Divine Favor's Paradoxical Prerequisite

From Luther's 95 Theses, here's #63, concerning Christ's statement that the first will be last and the last first:

The gospel destroys those things which exist, it confounds the strong, it confounds the wise and reduces them to nothingness, to weakness, to foolishness, because it teaches humility and a cross. . . . [I]t is not surprising that this saying of Christ is most odious to those who desire to be something, who want to be wise and mighty in their own eyes and before men, and who consider themselves to be ‘the first.’

--LW 31:232.

I'm working on a project currently called 'Strength through Weakness: Divine Favor and Its Paradoxical Prerequisite,' tracing a theme all through the Bible: the theme of paradox, the counterintuitive way in which God blesses people, the way the weak triumph and the strong are shamed. I detect two sub-strands: (1) God's approval comes to those, counterintuitively, who admit they ought not to have it; and (2) God's power comes to those, counterintuitively, who divest themselves of self-dependent effort.
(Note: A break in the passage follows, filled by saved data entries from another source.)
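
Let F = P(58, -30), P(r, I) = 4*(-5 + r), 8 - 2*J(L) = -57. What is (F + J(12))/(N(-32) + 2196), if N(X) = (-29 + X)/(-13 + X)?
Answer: 22005/197762 ≈ 0.11127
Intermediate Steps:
N(X) = (-29 + X)/(-13 + X)
J(L) = 65/2 (J(L) = 4 - 1/2*(-57) = 4 + 57/2 = 65/2)
P(r, I) = -20 + 4*r
F = 212 (F = -20 + 4*58 = -20 + 232 = 212)
(F + J(12))/(N(-32) + 2196) = (212 + 65/2)/((-29 - 32)/(-13 - 32) + 2196) = 489/(2*(-61/(-45) + 2196)) = 489/(2*(-1/45*(-61) + 2196)) = 489/(2*(61/45 + 2196)) = 489/(2*(98881/45)) = (489/2)*(45/98881) = 22005/197762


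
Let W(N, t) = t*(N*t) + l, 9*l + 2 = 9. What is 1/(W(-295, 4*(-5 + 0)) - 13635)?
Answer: -9/1184708 ≈ -7.5968e-6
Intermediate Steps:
l = 7/9 (l = -2/9 + (1/9)*9 = -2/9 + 1 = 7/9 ≈ 0.77778)
W(N, t) = 7/9 + N*t**2 (W(N, t) = t*(N*t) + 7/9 = N*t**2 + 7/9 = 7/9 + N*t**2)
1/(W(-295, 4*(-5 + 0)) - 13635) = 1/((7/9 - 295*16*(-5 + 0)**2) - 13635) = 1/((7/9 - 295*(4*(-5))**2) - 13635) = 1/((7/9 - 295*(-20)**2) - 13635) = 1/((7/9 - 295*400) - 13635) = 1/((7/9 - 118000) - 13635) = 1/(-1061993/9 - 13635) = 1/(-1184708/9) = -9/1184708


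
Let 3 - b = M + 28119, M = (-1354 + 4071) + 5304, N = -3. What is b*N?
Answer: 108411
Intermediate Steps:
M = 8021 (M = 2717 + 5304 = 8021)
b = -36137 (b = 3 - (8021 + 28119) = 3 - 1*36140 = 3 - 36140 = -36137)
b*N = -36137*(-3) = 108411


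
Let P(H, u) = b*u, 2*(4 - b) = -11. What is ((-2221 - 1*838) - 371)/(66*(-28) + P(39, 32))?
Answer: 1715/772 ≈ 2.2215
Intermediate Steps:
b = 19/2 (b = 4 - 1/2*(-11) = 4 + 11/2 = 19/2 ≈ 9.5000)
P(H, u) = 19*u/2
((-2221 - 1*838) - 371)/(66*(-28) + P(39, 32)) = ((-2221 - 1*838) - 371)/(66*(-28) + (19/2)*32) = ((-2221 - 838) - 371)/(-1848 + 304) = (-3059 - 371)/(-1544) = -3430*(-1/1544) = 1715/772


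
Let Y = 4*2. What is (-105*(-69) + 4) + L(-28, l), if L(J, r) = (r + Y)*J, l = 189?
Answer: 1733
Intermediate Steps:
Y = 8
L(J, r) = J*(8 + r) (L(J, r) = (r + 8)*J = (8 + r)*J = J*(8 + r))
(-105*(-69) + 4) + L(-28, l) = (-105*(-69) + 4) - 28*(8 + 189) = (7245 + 4) - 28*197 = 7249 - 5516 = 1733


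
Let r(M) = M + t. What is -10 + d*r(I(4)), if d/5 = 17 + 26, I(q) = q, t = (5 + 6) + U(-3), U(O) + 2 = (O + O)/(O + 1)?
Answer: 3430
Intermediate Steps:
U(O) = -2 + 2*O/(1 + O) (U(O) = -2 + (O + O)/(O + 1) = -2 + (2*O)/(1 + O) = -2 + 2*O/(1 + O))
t = 12 (t = (5 + 6) - 2/(1 - 3) = 11 - 2/(-2) = 11 - 2*(-½) = 11 + 1 = 12)
d = 215 (d = 5*(17 + 26) = 5*43 = 215)
r(M) = 12 + M (r(M) = M + 12 = 12 + M)
-10 + d*r(I(4)) = -10 + 215*(12 + 4) = -10 + 215*16 = -10 + 3440 = 3430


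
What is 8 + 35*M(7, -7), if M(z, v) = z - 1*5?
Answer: 78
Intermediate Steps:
M(z, v) = -5 + z (M(z, v) = z - 5 = -5 + z)
8 + 35*M(7, -7) = 8 + 35*(-5 + 7) = 8 + 35*2 = 8 + 70 = 78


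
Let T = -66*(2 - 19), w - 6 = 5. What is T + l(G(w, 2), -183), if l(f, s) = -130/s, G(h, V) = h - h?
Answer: 205456/183 ≈ 1122.7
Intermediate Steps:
w = 11 (w = 6 + 5 = 11)
G(h, V) = 0
T = 1122 (T = -66*(-17) = 1122)
T + l(G(w, 2), -183) = 1122 - 130/(-183) = 1122 - 130*(-1/183) = 1122 + 130/183 = 205456/183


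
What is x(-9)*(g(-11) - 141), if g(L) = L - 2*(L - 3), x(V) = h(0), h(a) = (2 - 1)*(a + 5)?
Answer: -620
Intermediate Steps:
h(a) = 5 + a (h(a) = 1*(5 + a) = 5 + a)
x(V) = 5 (x(V) = 5 + 0 = 5)
g(L) = 6 - L (g(L) = L - 2*(-3 + L) = L + (6 - 2*L) = 6 - L)
x(-9)*(g(-11) - 141) = 5*((6 - 1*(-11)) - 141) = 5*((6 + 11) - 141) = 5*(17 - 141) = 5*(-124) = -620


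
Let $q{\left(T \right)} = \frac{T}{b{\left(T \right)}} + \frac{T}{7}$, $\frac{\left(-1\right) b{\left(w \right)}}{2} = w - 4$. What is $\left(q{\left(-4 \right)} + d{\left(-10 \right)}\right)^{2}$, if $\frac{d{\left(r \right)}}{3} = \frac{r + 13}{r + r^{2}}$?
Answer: $\frac{10201}{19600} \approx 0.52046$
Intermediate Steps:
$b{\left(w \right)} = 8 - 2 w$ ($b{\left(w \right)} = - 2 \left(w - 4\right) = - 2 \left(-4 + w\right) = 8 - 2 w$)
$d{\left(r \right)} = \frac{3 \left(13 + r\right)}{r + r^{2}}$ ($d{\left(r \right)} = 3 \frac{r + 13}{r + r^{2}} = 3 \frac{13 + r}{r + r^{2}} = \frac{3 \left(13 + r\right)}{r + r^{2}}$)
$q{\left(T \right)} = \frac{T}{7} + \frac{T}{8 - 2 T}$ ($q{\left(T \right)} = \frac{T}{8 - 2 T} + \frac{T}{7} = \frac{T}{7} + \frac{T}{8 - 2 T}$)
$\left(q{\left(-4 \right)} + d{\left(-10 \right)}\right)^{2} = \left(\frac{1}{14} \left(-4\right) \frac{1}{-4 - 4} \left(-15 + 2 \left(-4\right)\right) + \frac{3 \left(13 - 10\right)}{\left(-10\right) \left(1 - 10\right)}\right)^{2} = \left(\frac{1}{14} \left(-4\right) \frac{1}{-8} \left(-15 - 8\right) + 3 \left(- \frac{1}{10}\right) \frac{1}{-9} \cdot 3\right)^{2} = \left(\frac{1}{14} \left(-4\right) \left(- \frac{1}{8}\right) \left(-23\right) + 3 \left(- \frac{1}{10}\right) \left(- \frac{1}{9}\right) 3\right)^{2} = \left(- \frac{23}{28} + \frac{1}{10}\right)^{2} = \left(- \frac{101}{140}\right)^{2} = \frac{10201}{19600}$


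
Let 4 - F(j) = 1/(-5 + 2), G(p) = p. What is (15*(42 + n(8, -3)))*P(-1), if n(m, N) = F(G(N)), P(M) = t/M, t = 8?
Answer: -5560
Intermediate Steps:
P(M) = 8/M
F(j) = 13/3 (F(j) = 4 - 1/(-5 + 2) = 4 - 1/(-3) = 4 - 1*(-⅓) = 4 + ⅓ = 13/3)
n(m, N) = 13/3
(15*(42 + n(8, -3)))*P(-1) = (15*(42 + 13/3))*(8/(-1)) = (15*(139/3))*(8*(-1)) = 695*(-8) = -5560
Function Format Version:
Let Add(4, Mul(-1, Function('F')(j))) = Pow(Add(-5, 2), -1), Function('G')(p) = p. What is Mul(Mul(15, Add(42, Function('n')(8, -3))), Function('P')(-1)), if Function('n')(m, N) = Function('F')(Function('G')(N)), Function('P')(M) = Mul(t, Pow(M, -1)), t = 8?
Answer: -5560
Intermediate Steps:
Function('P')(M) = Mul(8, Pow(M, -1))
Function('F')(j) = Rational(13, 3) (Function('F')(j) = Add(4, Mul(-1, Pow(Add(-5, 2), -1))) = Add(4, Mul(-1, Pow(-3, -1))) = Add(4, Mul(-1, Rational(-1, 3))) = Add(4, Rational(1, 3)) = Rational(13, 3))
Function('n')(m, N) = Rational(13, 3)
Mul(Mul(15, Add(42, Function('n')(8, -3))), Function('P')(-1)) = Mul(Mul(15, Add(42, Rational(13, 3))), Mul(8, Pow(-1, -1))) = Mul(Mul(15, Rational(139, 3)), Mul(8, -1)) = Mul(695, -8) = -5560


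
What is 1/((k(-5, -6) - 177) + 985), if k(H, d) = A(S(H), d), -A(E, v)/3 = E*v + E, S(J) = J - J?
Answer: 1/808 ≈ 0.0012376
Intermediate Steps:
S(J) = 0
A(E, v) = -3*E - 3*E*v (A(E, v) = -3*(E*v + E) = -3*(E + E*v) = -3*E - 3*E*v)
k(H, d) = 0 (k(H, d) = -3*0*(1 + d) = 0)
1/((k(-5, -6) - 177) + 985) = 1/((0 - 177) + 985) = 1/(-177 + 985) = 1/808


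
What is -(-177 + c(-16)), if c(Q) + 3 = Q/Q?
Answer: 179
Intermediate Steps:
c(Q) = -2 (c(Q) = -3 + Q/Q = -3 + 1 = -2)
-(-177 + c(-16)) = -(-177 - 2) = -1*(-179) = 179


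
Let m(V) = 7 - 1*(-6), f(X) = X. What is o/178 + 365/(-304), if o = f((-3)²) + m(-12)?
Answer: -29141/27056 ≈ -1.0771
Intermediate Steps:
m(V) = 13 (m(V) = 7 + 6 = 13)
o = 22 (o = (-3)² + 13 = 9 + 13 = 22)
o/178 + 365/(-304) = 22/178 + 365/(-304) = 22*(1/178) + 365*(-1/304) = 11/89 - 365/304 = -29141/27056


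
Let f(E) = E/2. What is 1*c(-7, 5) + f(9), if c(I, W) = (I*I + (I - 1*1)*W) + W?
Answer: 37/2 ≈ 18.500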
In other words, at the inauguration and in the course of the Christian life, both positionally and existentially, in justification and sanctification, new birth and growth, the initial blessing and ongoing blessing, God for us and God in us--in both dimensions, God's favor comes not to those who think they qualify but to those who know they don't. It's shot all through the Bible. And still sinking in to my own heart.